Hey sam! So when we generate multiple search queries based on the original queries, it generates those multiple search queries outside of the domain. Shouldn't it ideally generate based on the vector db. Is there anyway to make sure we stay within the domain?

@caiyu538 10 ай бұрын

Great lectures.

@sumanthyadav6974 10 ай бұрын

is there any way I can generate or suggest multiple search queries based on the original search query along with my response? Please let me know.
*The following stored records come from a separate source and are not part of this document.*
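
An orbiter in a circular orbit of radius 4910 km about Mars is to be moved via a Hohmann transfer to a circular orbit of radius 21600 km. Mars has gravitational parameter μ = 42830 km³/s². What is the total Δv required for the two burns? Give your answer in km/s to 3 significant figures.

Δv = 1.37 km/s

The Hohmann ellipse has a_t = (r₁ + r₂)/2 = 13255 km.
At r₁ the circular-orbit speed is v₁ = √(μ/r₁) = 2.9535 km/s.
Transfer-orbit speed at r₁ (v² = μ(2/r − 1/a)): v_p = √[μ(2/r₁ − 1/a_t)] = 3.7703 km/s.
First burn Δv₁ = |v_p − v₁| = 0.8168 km/s.
At r₂, v₂ = √(μ/r₂) = 1.4081 km/s.
Transfer-orbit speed at r₂: v_a = √[μ(2/r₂ − 1/a_t)] = 0.85703 km/s.
Second burn Δv₂ = |v₂ − v_a| = 0.5511 km/s.
Δv = Δv₁ + Δv₂ = 0.8168 + 0.5511 = 1.368 km/s.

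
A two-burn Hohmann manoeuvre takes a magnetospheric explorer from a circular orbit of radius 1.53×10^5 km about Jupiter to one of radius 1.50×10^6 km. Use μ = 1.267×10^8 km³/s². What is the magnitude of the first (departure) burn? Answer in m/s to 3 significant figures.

Semi-major axis of the transfer orbit: a_t = (1.530×10^5 + 1.500×10^6)/2 = 8.265×10^5 km.
On the circular orbit at r = 1.530×10^5 km, v_c = √(μ/r) = 28.7768 km/s.
Vis-viva on the transfer ellipse at r = 1.530×10^5 km gives v_t = √[μ(2/r − 1/a_t)] = 38.7674 km/s.
Δv₁ = |v_t − v_c| = |38.7674 − 28.7768| = 9.991 km/s.

Δv₁ = 9990 m/s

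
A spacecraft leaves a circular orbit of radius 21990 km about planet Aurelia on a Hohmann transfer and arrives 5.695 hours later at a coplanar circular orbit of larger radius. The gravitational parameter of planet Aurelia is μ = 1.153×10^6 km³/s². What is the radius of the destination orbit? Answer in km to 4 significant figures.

Transfer time t = 5.695 hours = 20502 s, and t = π√(a_t³/μ).
So a_t = (μ t²/π²)^(1/3) = (1.153×10^6 × (20502)² / π²)^(1/3) = 36619 km.
Since a_t = (r₁ + r₂)/2, r₂ = 2a_t − r₁ = 2×36619 − 21990 = 51248 km.

r₂ = 51250 km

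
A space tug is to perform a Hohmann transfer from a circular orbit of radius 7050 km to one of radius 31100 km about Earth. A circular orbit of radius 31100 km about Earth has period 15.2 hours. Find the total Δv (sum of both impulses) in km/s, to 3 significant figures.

From Kepler's third law T² = 4π²r³/μ at r = 31100 km, T = 15.2 hours = 15.2 × 3600 s = 54720 s: μ = 4π²r³/T² = 3.96596×10^5 km³/s².
The Hohmann ellipse has a_t = (r₁ + r₂)/2 = 19075 km.
At r₁ the circular-orbit speed is v₁ = √(μ/r₁) = 7.500 km/s.
Transfer-orbit speed at r₁ (vis-viva): v_p = √[μ(2/r₁ − 1/a_t)] = 9.577 km/s.
First burn Δv₁ = |v_p − v₁| = 2.077 km/s.
At r₂, v₂ = √(μ/r₂) = 3.571 km/s.
Transfer-orbit speed at r₂: v_a = √[μ(2/r₂ − 1/a_t)] = 2.171 km/s.
Second burn Δv₂ = |v₂ − v_a| = 1.400 km/s.
Total Δv = Δv₁ + Δv₂ = 3.477 km/s.

Δv = 3.48 km/s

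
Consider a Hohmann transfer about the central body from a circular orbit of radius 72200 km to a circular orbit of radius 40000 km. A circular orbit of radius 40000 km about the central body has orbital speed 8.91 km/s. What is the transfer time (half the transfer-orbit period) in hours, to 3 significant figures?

t = 6.51 hours

From the circular-orbit relation v² = μ/r at r = 40000 km: μ = v²r = (8.91)² × 40000 = 3.17552×10^6 km³/s².
Semi-major axis of the transfer orbit: a_t = (72200 + 40000)/2 = 56100 km.
Transfer time t = π√(a_t³/μ) = π√((56100)³ / 3.17552×10^6) = 23430 s.
Converting: 23430 s ÷ 3600 s/hour = 6.51 hours.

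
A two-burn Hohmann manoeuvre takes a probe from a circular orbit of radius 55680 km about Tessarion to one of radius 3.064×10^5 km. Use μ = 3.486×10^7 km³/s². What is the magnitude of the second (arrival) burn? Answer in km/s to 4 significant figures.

Δv₂ = 4.751 km/s

The Hohmann ellipse has a_t = (r₁ + r₂)/2 = 1.8104×10^5 km.
Circular speed at r = 3.064×10^5 km: v_c = √(μ/r) = 10.666 km/s.
Transfer-orbit speed at the same r (vis-viva, a = a_t): v_t = √[μ(2/r − 1/a_t)] = 5.9154 km/s.
Δv₂ = |v_t − v_c| = |5.9154 − 10.666| = 4.751 km/s.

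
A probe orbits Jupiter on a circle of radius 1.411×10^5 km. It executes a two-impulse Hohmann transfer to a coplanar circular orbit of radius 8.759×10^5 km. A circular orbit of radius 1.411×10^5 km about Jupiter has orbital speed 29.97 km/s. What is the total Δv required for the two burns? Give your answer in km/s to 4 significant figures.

Δv = 15.06 km/s

From the circular-orbit relation v² = μ/r at r = 1.411×10^5 km: μ = v²r = (29.97)² × 1.411×10^5 = 1.26736×10^8 km³/s².
Semi-major axis of the transfer orbit: a_t = (1.411×10^5 + 8.759×10^5)/2 = 5.085×10^5 km.
Circular speed at r₁: v₁ = √(μ/r₁) = √(1.26736×10^8/1.411×10^5) = 29.970 km/s.
Transfer-orbit speed at r₁ (vis-viva): v_p = √[μ(2/r₁ − 1/a_t)] = 39.334 km/s.
First burn Δv₁ = |v_p − v₁| = 9.364 km/s.
At r₂, v₂ = √(μ/r₂) = 12.0288 km/s.
Transfer-orbit speed at r₂: v_a = √[μ(2/r₂ − 1/a_t)] = 6.33638 km/s.
Second burn Δv₂ = |v₂ − v_a| = 5.692 km/s.
Δv = Δv₁ + Δv₂ = 9.364 + 5.692 = 15.06 km/s.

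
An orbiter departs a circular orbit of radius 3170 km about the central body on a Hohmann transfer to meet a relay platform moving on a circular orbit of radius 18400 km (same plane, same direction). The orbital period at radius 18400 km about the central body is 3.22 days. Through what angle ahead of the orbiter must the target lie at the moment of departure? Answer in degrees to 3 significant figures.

From Kepler's third law T² = 4π²r³/μ at r = 18400 km, T = 3.22 days = 3.22 × 86400 s = 2.78208×10^5 s: μ = 4π²r³/T² = 3177.42 km³/s².
Transfer-ellipse semi-major axis a_t = (r₁ + r₂)/2 = (3170 + 18400)/2 = 10785 km.
Transfer time t = π√(a_t³/μ) = 62422.78 s.
Target angular speed ω₂ = √(μ/r₂³) = 2.258449×10^-5 rad/s.
Angle swept by the target during transfer: ω₂·t = 1.409787 rad = 80.77°.
Arrival is 180° from departure on the ellipse, so φ = 180° − 80.77° = 99.2°.

φ = 99.2°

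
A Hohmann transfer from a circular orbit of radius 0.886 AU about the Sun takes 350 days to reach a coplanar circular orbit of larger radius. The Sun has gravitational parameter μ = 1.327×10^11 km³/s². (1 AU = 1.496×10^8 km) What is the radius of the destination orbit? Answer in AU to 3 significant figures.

In km: r₁ = 0.886 × 1.496×10^8 = 1.325456×10^8 km.
Transfer time t = 350 days = 3.024×10^7 s, and t = π√(a_t³/μ).
So a_t = (μ t²/π²)^(1/3) = (1.327×10^11 × (3.024×10^7)² / π²)^(1/3) = 2.3080×10^8 km.
Since a_t = (r₁ + r₂)/2, r₂ = 2a_t − r₁ = 2×2.3080×10^8 − 1.325456×10^8 = 3.290544×10^8 km.
In AU: r₂ = 3.290544×10^8 / 1.496×10^8 = 2.20 AU.

r₂ = 2.20 AU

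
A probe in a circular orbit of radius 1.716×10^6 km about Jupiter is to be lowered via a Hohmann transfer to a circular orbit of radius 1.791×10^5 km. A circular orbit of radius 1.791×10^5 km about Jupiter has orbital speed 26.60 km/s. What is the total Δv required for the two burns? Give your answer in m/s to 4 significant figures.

Δv = 14050 m/s

From the circular-orbit relation v² = μ/r at r = 1.791×10^5 km: μ = v²r = (26.60)² × 1.791×10^5 = 1.26724×10^8 km³/s².
Semi-major axis of the transfer orbit: a_t = (1.716×10^6 + 1.791×10^5)/2 = 9.4755×10^5 km.
Circular speed at r₁: v₁ = √(μ/r₁) = √(1.26724×10^8/1.716×10^6) = 8.5935 km/s.
Transfer-orbit speed at r₁ (vis-viva): v_a = √[μ(2/r₁ − 1/a_t)] = 3.7361 km/s.
First burn Δv₁ = |v_a − v₁| = 4.857 km/s.
Circular speed at r₂: v₂ = √(μ/r₂) = 26.600 km/s.
Transfer-orbit speed at r₂: v_p = √[μ(2/r₂ − 1/a_t)] = 35.796 km/s.
Second burn Δv₂ = |v₂ − v_p| = 9.196 km/s.
Δv = Δv₁ + Δv₂ = 4.857 + 9.196 = 14.05 km/s.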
@MachineLearningZuu 10 ай бұрын

hi sam. thanks for wonderful content. I have a small questions Here you merged all the documents into one single string (raw_text) and proceed instead of dealing with document level. any specific reason for that ?

@archiee1337 Ай бұрын

great stuff, thank you

@TheAmit4sun 10 ай бұрын

So its a Multi Query Retrieval Concept

@Schaelpy 9 ай бұрын

Thank you ver much for making a video about it!

@akashaia 10 ай бұрын

This is flare with direct method

@NicolasEmbleton 10 ай бұрын

Saw this earlier this week. Seems super interesting. Gotta get to try it.

@Canna_Science_and_Technology 10 ай бұрын

This seems HYDE method inspired

@saranyag165 10 ай бұрын

Very informative video!

@billykotsos4642 10 ай бұрын

neat idea

@hqcart1 10 ай бұрын

openAI killed RAG with the assistant

@christosmelissourgos2757 10 ай бұрын

After having integrated assistant the day it came out to my app I have come to the conclusion that assistants can become quite expensive , really quick because of the token compounding call after call So I came back to rag

@choiswimmer 10 ай бұрын

Until you try it at scale for production, you don't really know There's a reason no one has come out saying they've used some of these features at production yet

@SijohnMathew 10 ай бұрын

It’s freaking expensive dude. So RAG is here to stay.

@hqcart1 10 ай бұрын

@@choiswimmerI am using it already to categorize over 3 million items , it cost me around $30.

@samwitteveenai 10 ай бұрын

The Assistant is just OpenAI's implementation of RAG + Tools. The challenge is you can't tweak how their RAG works you have to go with what their settings are and even they showed on Demo Day that different cases require different kinds of RAG (eg the show one case where HyDE doesn't work at all and then another where it worked).